Tuesday 9 March 2010
Sarkozy in Kigali; a report on the banality of banality
Rwanda was one of the places I visited in my gap before going up to university. While in Kigali, the capital city, I went to the centre dedicated to the commemoration of the 1994 genocide. The whole thing is so well done, placing what happened in the context of other racial massacres; explaining in great clarity the events of those terrible weeks in that terrible year.

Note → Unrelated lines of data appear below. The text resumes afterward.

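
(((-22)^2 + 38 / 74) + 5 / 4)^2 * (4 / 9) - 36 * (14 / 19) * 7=98029591579 / 936396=104688.18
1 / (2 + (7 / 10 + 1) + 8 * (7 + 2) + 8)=10 / 837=0.01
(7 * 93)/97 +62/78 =28396/3783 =7.51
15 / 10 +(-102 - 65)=-331 / 2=-165.50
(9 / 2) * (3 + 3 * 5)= 81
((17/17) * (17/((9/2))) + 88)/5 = 826/45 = 18.36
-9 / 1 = -9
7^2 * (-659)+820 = -31471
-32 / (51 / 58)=-1856 / 51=-36.39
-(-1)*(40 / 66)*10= 200 / 33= 6.06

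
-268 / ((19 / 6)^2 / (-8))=77184 / 361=213.81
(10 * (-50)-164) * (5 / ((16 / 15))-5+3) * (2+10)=-21414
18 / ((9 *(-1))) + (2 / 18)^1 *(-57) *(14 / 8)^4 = -47155 / 768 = -61.40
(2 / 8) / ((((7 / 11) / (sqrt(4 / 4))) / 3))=33 / 28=1.18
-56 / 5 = -11.20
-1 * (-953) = 953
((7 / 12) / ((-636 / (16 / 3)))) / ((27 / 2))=-14 / 38637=-0.00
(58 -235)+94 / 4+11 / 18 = -1376 / 9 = -152.89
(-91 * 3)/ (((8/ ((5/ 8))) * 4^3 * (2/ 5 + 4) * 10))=-1365/ 180224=-0.01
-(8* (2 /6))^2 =-7.11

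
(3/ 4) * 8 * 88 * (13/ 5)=6864/ 5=1372.80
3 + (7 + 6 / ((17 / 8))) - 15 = -37 / 17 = -2.18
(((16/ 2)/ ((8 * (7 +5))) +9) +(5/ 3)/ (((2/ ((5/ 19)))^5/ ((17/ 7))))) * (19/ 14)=15114373921/ 1226059968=12.33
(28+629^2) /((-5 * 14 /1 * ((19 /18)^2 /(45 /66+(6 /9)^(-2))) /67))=-277001140527 /277970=-996514.52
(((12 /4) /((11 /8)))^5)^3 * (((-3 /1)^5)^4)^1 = 1760328498942384733213345972224 /4177248169415651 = 421408646924761.11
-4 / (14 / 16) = -32 / 7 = -4.57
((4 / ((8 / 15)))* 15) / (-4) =-225 / 8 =-28.12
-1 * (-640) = 640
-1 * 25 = -25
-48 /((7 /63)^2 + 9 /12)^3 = -1632586752 /15069223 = -108.34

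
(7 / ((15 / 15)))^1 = 7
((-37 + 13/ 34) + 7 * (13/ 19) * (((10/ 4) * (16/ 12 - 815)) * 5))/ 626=-23619160/ 303297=-77.87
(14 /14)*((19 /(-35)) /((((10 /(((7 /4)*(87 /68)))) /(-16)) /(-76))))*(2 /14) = -62814 /2975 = -21.11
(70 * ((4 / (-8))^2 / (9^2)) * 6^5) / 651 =80 / 31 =2.58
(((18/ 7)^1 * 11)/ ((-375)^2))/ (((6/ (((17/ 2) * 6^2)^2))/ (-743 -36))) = -267455628/ 109375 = -2445.31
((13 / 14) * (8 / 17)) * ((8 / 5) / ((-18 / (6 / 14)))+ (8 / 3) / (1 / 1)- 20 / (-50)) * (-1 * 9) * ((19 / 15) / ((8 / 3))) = -117819 / 20825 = -5.66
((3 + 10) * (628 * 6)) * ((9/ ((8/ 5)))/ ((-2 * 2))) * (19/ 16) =-5235165/ 64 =-81799.45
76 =76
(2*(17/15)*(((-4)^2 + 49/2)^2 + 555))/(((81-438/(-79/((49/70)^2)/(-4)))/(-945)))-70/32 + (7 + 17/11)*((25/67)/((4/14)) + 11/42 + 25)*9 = -247746824436703/3811139024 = -65005.98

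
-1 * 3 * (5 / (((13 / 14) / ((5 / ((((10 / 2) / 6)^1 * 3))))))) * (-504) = 16283.08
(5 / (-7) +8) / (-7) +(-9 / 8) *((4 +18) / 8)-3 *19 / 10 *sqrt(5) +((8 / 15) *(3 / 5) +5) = 46469 / 39200-57 *sqrt(5) / 10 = -11.56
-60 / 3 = -20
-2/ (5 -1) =-1/ 2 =-0.50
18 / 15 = 6 / 5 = 1.20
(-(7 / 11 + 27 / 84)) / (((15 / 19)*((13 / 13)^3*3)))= -1121 / 2772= -0.40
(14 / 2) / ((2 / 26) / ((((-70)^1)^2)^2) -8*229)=-2184910000 / 571822159999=-0.00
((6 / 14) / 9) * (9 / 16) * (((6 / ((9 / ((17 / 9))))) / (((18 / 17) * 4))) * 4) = 289 / 9072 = 0.03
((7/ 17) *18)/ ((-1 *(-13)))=126/ 221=0.57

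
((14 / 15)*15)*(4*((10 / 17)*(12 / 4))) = 1680 / 17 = 98.82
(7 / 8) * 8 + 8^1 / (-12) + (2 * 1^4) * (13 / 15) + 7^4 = 36136 / 15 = 2409.07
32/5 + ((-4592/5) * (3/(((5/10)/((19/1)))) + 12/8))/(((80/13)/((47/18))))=-13500569/300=-45001.90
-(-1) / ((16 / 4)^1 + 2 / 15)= 15 / 62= 0.24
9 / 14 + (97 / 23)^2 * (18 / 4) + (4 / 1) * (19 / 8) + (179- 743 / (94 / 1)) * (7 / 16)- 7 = 158.04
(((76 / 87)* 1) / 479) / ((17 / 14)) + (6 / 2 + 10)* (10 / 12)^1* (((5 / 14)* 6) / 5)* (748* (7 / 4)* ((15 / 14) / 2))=129166564909 / 39672696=3255.81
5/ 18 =0.28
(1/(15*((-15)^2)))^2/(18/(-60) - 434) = -2/9893896875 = -0.00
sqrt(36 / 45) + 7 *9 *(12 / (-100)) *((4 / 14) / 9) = -6 / 25 + 2 *sqrt(5) / 5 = 0.65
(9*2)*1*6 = 108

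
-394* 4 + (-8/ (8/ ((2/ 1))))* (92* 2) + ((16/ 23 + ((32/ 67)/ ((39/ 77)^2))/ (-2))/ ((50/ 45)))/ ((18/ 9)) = -506301544/ 260429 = -1944.11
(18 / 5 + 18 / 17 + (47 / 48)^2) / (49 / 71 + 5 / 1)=78110579 / 79119360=0.99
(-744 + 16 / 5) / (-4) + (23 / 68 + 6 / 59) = 185.64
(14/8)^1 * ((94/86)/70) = 47/1720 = 0.03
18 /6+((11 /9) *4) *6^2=179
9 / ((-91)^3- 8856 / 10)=-45 / 3772283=-0.00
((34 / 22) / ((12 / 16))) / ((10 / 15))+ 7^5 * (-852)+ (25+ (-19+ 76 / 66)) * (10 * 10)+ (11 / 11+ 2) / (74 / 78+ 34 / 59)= -150734468581 / 10527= -14318843.79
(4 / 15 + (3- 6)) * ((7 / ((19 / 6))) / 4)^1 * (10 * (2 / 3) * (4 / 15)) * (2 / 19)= -4592 / 16245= -0.28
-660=-660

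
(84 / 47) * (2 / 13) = 168 / 611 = 0.27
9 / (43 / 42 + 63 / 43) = 16254 / 4495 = 3.62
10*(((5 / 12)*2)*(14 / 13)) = 8.97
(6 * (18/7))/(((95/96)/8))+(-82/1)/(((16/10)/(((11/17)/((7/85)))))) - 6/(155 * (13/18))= -298015103/1071980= -278.00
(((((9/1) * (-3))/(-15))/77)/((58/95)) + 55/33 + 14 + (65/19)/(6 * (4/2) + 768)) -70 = -9213559/169708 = -54.29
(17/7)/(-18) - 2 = -269/126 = -2.13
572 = 572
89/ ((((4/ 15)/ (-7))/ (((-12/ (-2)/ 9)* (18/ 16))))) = -28035/ 16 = -1752.19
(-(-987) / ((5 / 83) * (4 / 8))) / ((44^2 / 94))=3850287 / 2420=1591.03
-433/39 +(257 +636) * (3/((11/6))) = 622123/429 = 1450.17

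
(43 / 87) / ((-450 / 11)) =-473 / 39150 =-0.01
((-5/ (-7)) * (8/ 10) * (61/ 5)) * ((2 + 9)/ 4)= 671/ 35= 19.17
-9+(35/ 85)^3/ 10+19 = 491643/ 49130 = 10.01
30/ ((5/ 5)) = 30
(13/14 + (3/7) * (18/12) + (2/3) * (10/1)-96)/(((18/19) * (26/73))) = -2556241/9828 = -260.10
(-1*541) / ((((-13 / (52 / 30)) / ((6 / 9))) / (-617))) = -1335188 / 45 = -29670.84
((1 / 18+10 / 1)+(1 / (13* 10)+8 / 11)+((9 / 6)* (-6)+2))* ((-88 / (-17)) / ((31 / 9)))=195136 / 34255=5.70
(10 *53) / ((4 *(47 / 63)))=16695 / 94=177.61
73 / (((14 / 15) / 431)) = 471945 / 14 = 33710.36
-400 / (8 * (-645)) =10 / 129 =0.08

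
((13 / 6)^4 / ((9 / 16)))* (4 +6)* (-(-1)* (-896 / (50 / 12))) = -102362624 / 1215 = -84249.07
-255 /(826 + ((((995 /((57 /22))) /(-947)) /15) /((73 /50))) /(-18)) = -27130115295 /87880404484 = -0.31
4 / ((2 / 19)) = 38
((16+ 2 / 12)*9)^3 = 3080271.38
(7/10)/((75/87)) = 203/250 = 0.81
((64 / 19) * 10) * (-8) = -5120 / 19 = -269.47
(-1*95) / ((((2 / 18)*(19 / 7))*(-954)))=35 / 106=0.33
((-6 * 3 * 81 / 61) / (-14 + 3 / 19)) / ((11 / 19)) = 526338 / 176473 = 2.98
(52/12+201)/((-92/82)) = -12628/69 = -183.01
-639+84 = -555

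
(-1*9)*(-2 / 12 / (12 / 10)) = 5 / 4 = 1.25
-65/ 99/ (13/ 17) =-85/ 99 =-0.86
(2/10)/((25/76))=0.61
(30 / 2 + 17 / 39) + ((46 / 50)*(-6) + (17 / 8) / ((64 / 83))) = 6325741 / 499200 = 12.67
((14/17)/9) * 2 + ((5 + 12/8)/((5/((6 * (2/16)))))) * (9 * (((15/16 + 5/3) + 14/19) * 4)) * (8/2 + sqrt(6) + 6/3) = 356499 * sqrt(6)/3040 + 163675601/232560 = 991.05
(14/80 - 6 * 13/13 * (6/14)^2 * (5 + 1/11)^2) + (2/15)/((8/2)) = -82339/2904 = -28.35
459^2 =210681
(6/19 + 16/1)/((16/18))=1395/76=18.36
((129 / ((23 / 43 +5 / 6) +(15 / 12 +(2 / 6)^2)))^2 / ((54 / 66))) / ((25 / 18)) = 877291687008 / 446265625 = 1965.85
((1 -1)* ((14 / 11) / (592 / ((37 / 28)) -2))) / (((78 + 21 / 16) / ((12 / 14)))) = 0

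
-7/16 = -0.44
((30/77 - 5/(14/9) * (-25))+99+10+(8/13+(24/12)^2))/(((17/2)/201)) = 4596.09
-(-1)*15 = 15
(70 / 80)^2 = 0.77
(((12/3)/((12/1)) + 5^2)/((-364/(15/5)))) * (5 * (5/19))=-25/91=-0.27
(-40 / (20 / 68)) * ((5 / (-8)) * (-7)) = -595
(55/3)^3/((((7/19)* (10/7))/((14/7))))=632225/27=23415.74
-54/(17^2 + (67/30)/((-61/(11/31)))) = -3063420/16394233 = -0.19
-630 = -630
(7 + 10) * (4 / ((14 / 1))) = 4.86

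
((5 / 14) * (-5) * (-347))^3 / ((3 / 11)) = 7181268015625 / 8232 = 872360060.21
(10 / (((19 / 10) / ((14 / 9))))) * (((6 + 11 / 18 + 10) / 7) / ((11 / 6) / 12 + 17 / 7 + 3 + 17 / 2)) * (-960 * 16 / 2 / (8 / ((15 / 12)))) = -669760000 / 404529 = -1655.65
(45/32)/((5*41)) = 9/1312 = 0.01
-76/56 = -19/14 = -1.36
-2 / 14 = -1 / 7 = -0.14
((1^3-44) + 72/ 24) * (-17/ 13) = 680/ 13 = 52.31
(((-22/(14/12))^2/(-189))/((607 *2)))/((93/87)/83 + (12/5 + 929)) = -5824940/3500760528531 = -0.00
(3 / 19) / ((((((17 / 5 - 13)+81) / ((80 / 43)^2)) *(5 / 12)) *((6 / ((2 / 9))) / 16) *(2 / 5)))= 1024000 / 37625301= 0.03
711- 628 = 83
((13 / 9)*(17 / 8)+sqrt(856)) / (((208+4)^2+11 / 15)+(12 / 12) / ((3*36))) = 3315 / 48540322+1080*sqrt(214) / 24270161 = 0.00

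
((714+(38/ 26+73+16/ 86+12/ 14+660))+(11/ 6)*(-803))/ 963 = -532057/ 22609314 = -0.02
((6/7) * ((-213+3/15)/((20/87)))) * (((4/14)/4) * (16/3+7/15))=-287622/875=-328.71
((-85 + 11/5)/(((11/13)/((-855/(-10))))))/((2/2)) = -460161/55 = -8366.56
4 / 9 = 0.44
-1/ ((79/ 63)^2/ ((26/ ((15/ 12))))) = -412776/ 31205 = -13.23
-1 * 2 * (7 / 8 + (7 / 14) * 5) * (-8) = 54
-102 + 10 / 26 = -1321 / 13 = -101.62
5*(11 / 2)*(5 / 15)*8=220 / 3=73.33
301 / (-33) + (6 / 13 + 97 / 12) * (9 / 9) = -989 / 1716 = -0.58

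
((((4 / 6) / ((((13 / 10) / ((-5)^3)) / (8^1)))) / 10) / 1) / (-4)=500 / 39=12.82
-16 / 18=-8 / 9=-0.89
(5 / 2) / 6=5 / 12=0.42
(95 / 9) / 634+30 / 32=43555 / 45648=0.95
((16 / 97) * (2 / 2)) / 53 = 16 / 5141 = 0.00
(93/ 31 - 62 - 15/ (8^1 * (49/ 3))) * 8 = -23173/ 49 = -472.92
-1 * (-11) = 11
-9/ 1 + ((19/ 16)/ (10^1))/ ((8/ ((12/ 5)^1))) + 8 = -1543/ 1600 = -0.96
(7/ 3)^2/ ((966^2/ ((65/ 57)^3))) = 274625/ 31741339428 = 0.00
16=16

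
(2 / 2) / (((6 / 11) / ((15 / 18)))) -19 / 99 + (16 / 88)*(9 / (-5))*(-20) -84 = -30143 / 396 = -76.12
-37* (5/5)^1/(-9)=37/9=4.11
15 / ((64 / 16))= 15 / 4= 3.75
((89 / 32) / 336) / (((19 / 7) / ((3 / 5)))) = 89 / 48640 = 0.00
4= 4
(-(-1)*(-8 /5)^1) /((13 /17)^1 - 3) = 68 /95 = 0.72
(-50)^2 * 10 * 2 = 50000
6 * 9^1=54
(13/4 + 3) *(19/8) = 475/32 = 14.84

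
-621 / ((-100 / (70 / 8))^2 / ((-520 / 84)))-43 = -8683 / 640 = -13.57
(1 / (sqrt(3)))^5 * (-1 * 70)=-70 * sqrt(3) / 27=-4.49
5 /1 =5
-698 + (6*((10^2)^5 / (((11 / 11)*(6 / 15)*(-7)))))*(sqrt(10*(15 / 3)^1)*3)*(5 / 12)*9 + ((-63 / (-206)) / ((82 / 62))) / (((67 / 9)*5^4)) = -8437500000000*sqrt(2) / 7 - 246866004923 / 353676250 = -1704632419629.86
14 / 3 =4.67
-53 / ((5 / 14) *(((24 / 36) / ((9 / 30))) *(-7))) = 477 / 50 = 9.54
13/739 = 0.02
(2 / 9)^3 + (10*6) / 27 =1628 / 729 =2.23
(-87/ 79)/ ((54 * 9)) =-0.00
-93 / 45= -31 / 15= -2.07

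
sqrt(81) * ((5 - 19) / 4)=-31.50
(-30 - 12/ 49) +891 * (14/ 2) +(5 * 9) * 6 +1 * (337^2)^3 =71775377488068802/ 49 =1464803622205485.76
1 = 1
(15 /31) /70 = 3 /434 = 0.01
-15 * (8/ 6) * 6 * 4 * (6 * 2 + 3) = -7200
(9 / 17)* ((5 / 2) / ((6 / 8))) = 30 / 17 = 1.76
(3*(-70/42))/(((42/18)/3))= -45/7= -6.43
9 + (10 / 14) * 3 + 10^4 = 70078 / 7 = 10011.14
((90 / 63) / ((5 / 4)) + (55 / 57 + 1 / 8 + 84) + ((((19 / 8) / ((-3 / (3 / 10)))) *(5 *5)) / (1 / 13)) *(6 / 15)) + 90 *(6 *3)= 2673871 / 1596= 1675.36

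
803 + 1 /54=43363 /54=803.02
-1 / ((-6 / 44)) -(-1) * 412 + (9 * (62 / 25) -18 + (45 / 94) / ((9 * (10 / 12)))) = 1493603 / 3525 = 423.72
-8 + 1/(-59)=-473/59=-8.02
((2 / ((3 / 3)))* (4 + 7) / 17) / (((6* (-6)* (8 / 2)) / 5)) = -55 / 1224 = -0.04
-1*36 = -36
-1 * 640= -640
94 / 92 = 47 / 46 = 1.02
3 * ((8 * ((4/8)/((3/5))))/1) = 20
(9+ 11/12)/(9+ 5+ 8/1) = 119/264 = 0.45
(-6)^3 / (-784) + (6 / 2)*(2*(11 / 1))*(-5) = -32313 / 98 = -329.72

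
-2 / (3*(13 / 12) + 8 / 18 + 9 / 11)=-792 / 1787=-0.44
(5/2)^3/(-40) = -25/64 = -0.39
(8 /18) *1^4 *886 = 3544 /9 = 393.78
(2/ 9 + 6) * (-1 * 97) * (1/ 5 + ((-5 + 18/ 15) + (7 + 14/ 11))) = -1396024/ 495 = -2820.25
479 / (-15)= -479 / 15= -31.93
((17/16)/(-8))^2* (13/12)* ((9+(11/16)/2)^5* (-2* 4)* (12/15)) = -8978362514331743/1030792151040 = -8710.16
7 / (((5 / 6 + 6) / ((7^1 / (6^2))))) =49 / 246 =0.20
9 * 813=7317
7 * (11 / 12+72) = 6125 / 12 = 510.42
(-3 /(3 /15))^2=225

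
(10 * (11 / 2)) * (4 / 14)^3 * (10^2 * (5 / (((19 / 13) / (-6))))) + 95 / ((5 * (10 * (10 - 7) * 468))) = -240926276177 / 91498680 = -2633.11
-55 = -55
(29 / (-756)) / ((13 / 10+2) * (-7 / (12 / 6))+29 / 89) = 12905 / 3776031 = 0.00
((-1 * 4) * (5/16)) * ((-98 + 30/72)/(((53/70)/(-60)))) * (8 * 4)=-16394000/53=-309320.75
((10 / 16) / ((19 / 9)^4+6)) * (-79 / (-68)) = 2591595 / 92309728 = 0.03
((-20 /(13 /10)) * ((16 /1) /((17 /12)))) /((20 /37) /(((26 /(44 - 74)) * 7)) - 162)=1657600 /1546303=1.07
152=152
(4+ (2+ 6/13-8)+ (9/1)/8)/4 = -0.10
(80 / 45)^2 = 256 / 81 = 3.16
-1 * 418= -418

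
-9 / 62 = -0.15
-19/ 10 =-1.90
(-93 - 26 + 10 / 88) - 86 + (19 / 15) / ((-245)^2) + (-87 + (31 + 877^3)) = 26722354212590711 / 39616500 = 674525872.11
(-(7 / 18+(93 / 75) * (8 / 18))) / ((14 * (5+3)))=-47 / 5600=-0.01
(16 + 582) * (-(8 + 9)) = -10166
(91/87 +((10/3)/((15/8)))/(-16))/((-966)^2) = 61/60888429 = 0.00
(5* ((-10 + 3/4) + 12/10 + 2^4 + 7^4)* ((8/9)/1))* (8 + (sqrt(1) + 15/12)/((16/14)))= 15369101/144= 106729.87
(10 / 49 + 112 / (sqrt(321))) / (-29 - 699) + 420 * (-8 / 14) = -4280645 / 17836 - 2 * sqrt(321) / 4173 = -240.01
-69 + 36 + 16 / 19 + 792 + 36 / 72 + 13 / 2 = 14570 / 19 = 766.84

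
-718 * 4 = -2872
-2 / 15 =-0.13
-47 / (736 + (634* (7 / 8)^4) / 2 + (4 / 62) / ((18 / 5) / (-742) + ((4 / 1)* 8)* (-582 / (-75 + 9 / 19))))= -163218846404608 / 3201241927499647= -0.05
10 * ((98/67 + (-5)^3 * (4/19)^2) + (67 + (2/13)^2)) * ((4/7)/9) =10291961240/257518989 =39.97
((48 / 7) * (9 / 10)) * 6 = 1296 / 35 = 37.03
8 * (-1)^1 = -8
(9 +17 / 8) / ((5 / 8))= 89 / 5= 17.80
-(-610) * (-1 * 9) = -5490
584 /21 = 27.81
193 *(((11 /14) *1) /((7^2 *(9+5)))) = 2123 /9604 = 0.22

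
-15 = -15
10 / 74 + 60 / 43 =2435 / 1591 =1.53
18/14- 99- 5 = -719/7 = -102.71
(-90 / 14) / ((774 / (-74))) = 185 / 301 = 0.61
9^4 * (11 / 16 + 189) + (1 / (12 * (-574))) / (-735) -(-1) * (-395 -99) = 12596410442387 / 10125360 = 1244045.69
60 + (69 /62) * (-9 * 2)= 1239 /31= 39.97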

I was moved, yes, but in a rather detached, coldly intellectual way; detached, that is, until I entered the final room, the room where details of a few of the children who died are given. Beneath large individual pictures are their names, the things they liked to do, their favourite foods, games and so on....and details of how they died. At once the whole thing took on a direct human meaning for me. I could feel my self-control going, willing all the time to get outside before anyone could speak to me. But somebody did. A member of staff asked if I was alright. That’s when I lost it; I broke into uncontrollable tears.
President Sarkozy of France was there the week before last, the first French head of state to visit Rwanda for a quarter of a century. There is no great surprise in this because there is still a deep anger in the country over the part France played in the genocide, in relative terms the most intense in human history, given that 800,000 people were killed over a few weeks in April. François Mitterrand, president of France at the time, a war-time collaborator, a man I feel worthy of particular contempt, bears a heavy and lasting personal responsibility for this tragedy.
It’s a sordid tale, a tale of a growing sense of inferiority in France in the face of the advance of the Anglo-Saxon powers, in the face of the advance of the English language. Yes, that’s quite right, the French were fearful of the declining importance of their power in the declining importance of their language. So, an attempt was made to build a French-speaking bloc, principally with the former colonies in Africa. Rwanda, a former possession of the Belgians, was taken into the orbit of Paris.
Knowing little and understanding less of the racial politics of Rwanda, Mitterrand provided the Hutu government with financial and military aid. It is alleged in Rwanda itself that the French took that extra step, training and arming the Hutu militias in the period just before the genocide. It’s further alleged that the French did nothing to challenge Hutu forces after the killing began. Beyond that, according to an official report, some French units took part in the killing, or were responsible for the rape of Tutsi women. They most certainly stood by, stood by though under a UN mandate, and watched as people were murdered, mostly hacked to death with machetes.
Yes, there is anger in Rwanda, so much anger that it is no longer a member of any French bloc; so much anger that English has now been adopted as the official language and the country has joined the British Commonwealth, although it has no historic ties with England or the Empire.
Sarko did not lose control as I did. No, he came clearly hoping for reconciliation through historical amnesia. After years of official denial of complicity in the genocide, the most he was prepared to admit was that there was a kind of blindness and a “seriously flawed assessment of the situation.” Not much, really, from a man who came to power in 2007 promising a ‘rupture’ with his country’s past role in Africa. But if he is unable even to face up to the atrocities France committed in Algeria he will most certainly never be able to face up to its complicity in genocide.
What a remarkable record the French have, collaborators with the Nazis during the Holocaust, collaborators, or passive witnesses, in the attempted extermination of the Tutsi ‘cockroaches.’ Yes, what a remarkable record; what a remarkable nation. There is no evil here; there is just the most crushing form of banality: there is Sarkozy in Kigali.